Mauricio “Shogun” Rua has had a pretty volatile run in the UFC. He’s a former champion who has fought the absolute best of the best since he first showed up in the Octagon, but he’s also 7-8 in the promotion and has been a baffling watch at times, even in spite of his UFC 190 win over Antonio Rogerio Nogueira.
Prior to getting back on track against Nogueira on Saturday night, he lost two in a row and four of five—six of nine if you want to go back a little further. But in that run, he lost to Jon Jones and narrowly to Dan Henderson a couple of times, smoked James Te Huna and totally overwhelmed Brandon Vera.
He’s incredibly, remarkably contradictory in his performances.
In his wins, he often produces the type of violence that has people exuberantly claiming that he’s back and motivated and ready to become champion again. In his losses, he tends to have people mourning his very existence and hoping that he’ll consider retirement given the punishment he’s absorbed in his career.
The Nogueira win produced something in between.
The first round saw him rocked a couple of times, falling back against the cage and covering up long enough to sloppily return fire from the pocket. The second saw him collect himself and begin a more conservative fight, thudding body kicks and punching combinations around clinching and takedowns. The third was close but resembled the second enough for the judges to side with Rua and award him his first win in nearly two years.
Afterward, no one was claiming he was back, but no one was claiming he was done either. It’s that kind of even-handed approach to the years Rua has left that might allow him to flourish for a final time.
With the pressure of having to fight the best every time out, Rua has struggled to gain momentum. His wins have come every time the UFC has tried to force him into the role of gatekeeper, a role he continuously proves resistant to, but his losses have come whenever he’s been thrust back into the realm of contendership.
This time, with no egregious celebrations of his latest win, perhaps he can get his footing back under him. A fight with Rampage Jackson or Jimi Manuwa—should he survive his bout with Anthony Johnson next month—would make a lot of sense, as both are guys the UFC has no particular plans for, and it would put no pressure on Rua to provide a given outcome—a situation very much analogous to his fight with Nogueira.

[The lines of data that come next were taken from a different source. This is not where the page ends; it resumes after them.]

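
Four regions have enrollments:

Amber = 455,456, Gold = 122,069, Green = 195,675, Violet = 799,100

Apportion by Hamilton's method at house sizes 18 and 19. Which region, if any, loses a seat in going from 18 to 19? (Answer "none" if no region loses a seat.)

Gold

At 18 seats: Amber 5, Gold 2, Green 2, Violet 9.
At 19 seats: Amber 6, Gold 1, Green 2, Violet 10.
Gold drops from 2 to 1.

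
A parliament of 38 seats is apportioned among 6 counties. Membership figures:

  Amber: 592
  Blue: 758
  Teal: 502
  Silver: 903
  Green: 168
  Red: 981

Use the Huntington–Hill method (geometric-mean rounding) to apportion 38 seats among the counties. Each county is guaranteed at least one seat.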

At 33 years old, the Brazilian is relatively young, but he’s shopworn in a way that almost no one in the sport is at that age. He’s been in more crazy wars than most guys have had fights, and that’s obviously going to add up over time. But he’s still got skill and a reunion with Rafael Cordeiro, buoyed by training partners like Fabricio Werdum and Rafael dos Anjos, which will only sharpen it further.
All of this is to say that Shogun Rua isn’t back, but he’s not done either. He beat a 39-year-old warhorse on Saturday night and needed the scorecards to do it, but a win is a win. He looked like he could rack up a few more against the right opponents and with the right training.
Simply accepting that fact, without the euphoric highs of title talk or the dizzying lows of requesting a retirement, is a pretty good place to be for one of the sport’s true legends.